Wow Dave, that’s really an amazing story. And it shows the value of card check for public sector workers. Good luck in Oregon!
Dave —
Your comments about the “anti-union” actions of college administrators in Oregon are extremely vague. What, concretely, anti-union actions did these administrators take?
It may come as a shock to contributors to this blog, but many Americans don’t just take a union organizer’s word for it when he says that a unionization campaign hasn’t succeeded because workers fear retaliation, without even quoting the supposedly “anti-union” statements campus authorities have made.
Stan Greer
Stan,
Wow. You write in to ask the pro-labor crowd to provide you with some information about why we believe that EFCA is necessary in states like Massachusetts and Oregon, which you pre-suppose are crawling with union-neutral state administrators. Now, given your affiliation, you could have been hounded off the sight, mocked, cursed, and generally disdained. Instead, I tried to give you a couple of examples of anti-union behavior that I have experienced here in Oregon. I tried to explain that workers who want a union can fear loss of employment when they try to unionize. That fear is especially acute in contingent faculty, which is my area of expertize.

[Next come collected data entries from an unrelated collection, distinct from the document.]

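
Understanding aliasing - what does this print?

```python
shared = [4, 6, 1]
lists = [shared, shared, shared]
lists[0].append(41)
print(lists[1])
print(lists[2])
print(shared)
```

Key concept: list of same reference.
Step by step:
`shared = [4, 6, 1]` → shared = [4, 6, 1]
`lists = [shared, shared, shared]` → lists = [[4, 6, 1], [4, 6, 1], [4, 6, 1]]
`lists[0].append(41)` → shared = [4, 6, 1, 41]; lists = [[4, 6, 1, 41], [4, 6, 1, 41], [4, 6, 1, 41]]
`print(lists[1])` → prints [4, 6, 1, 41]
`print(lists[2])` → prints [4, 6, 1, 41]
`print(shared)` → prints [4, 6, 1, 41]

Answer:
[4, 6, 1, 41]
[4, 6, 1, 41]
[4, 6, 1, 41]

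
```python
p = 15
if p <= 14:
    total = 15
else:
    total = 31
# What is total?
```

Trace:
`p = 15` → p = 15
`if p <= 14: ...` → p <= 14 is False, take else branch → total = 31
So total = 31

Answer: 31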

In response you have called me a liar.
I didn’t ask “many Americans” to believe my anecdote about organizing on a college campus. I asked you to believe it. I assumed you asked a good faith question, I gave you a good faith response. You have stated your refusal to believe me unless I provide you with examples of anti-union statements made by administrators. In other words, the thirty-odd conversations I had with workers did not happen until I can somehow prove to you they happened.
Now let me turn the tables just a little bit. Are you honestly trying to tell me (and many Americans, apparently, this cite being a bit more popular than I thought) that you are unaware of public employees fearing for their jobs if they try to unionize? Contingent faculty, who have contracts renewable, or not, every three months don’t fear for their jobs?
Actually, hold on. Let’s have a little agreement, Stan. You continue to believe that I am a liar and I will just go ahead and assume that anything that comes from you needs to be taken with a grain of salt. We are working on two different projects. I have dedicated my life to helping the working people get a little bit more for their labors and you have dedicated your life to stopping guys like me. I stand on the side of the people who made this country great and are fighting every day to keep it that way, you stand on the side of the exploiters. I know I feel good about what I do for a living.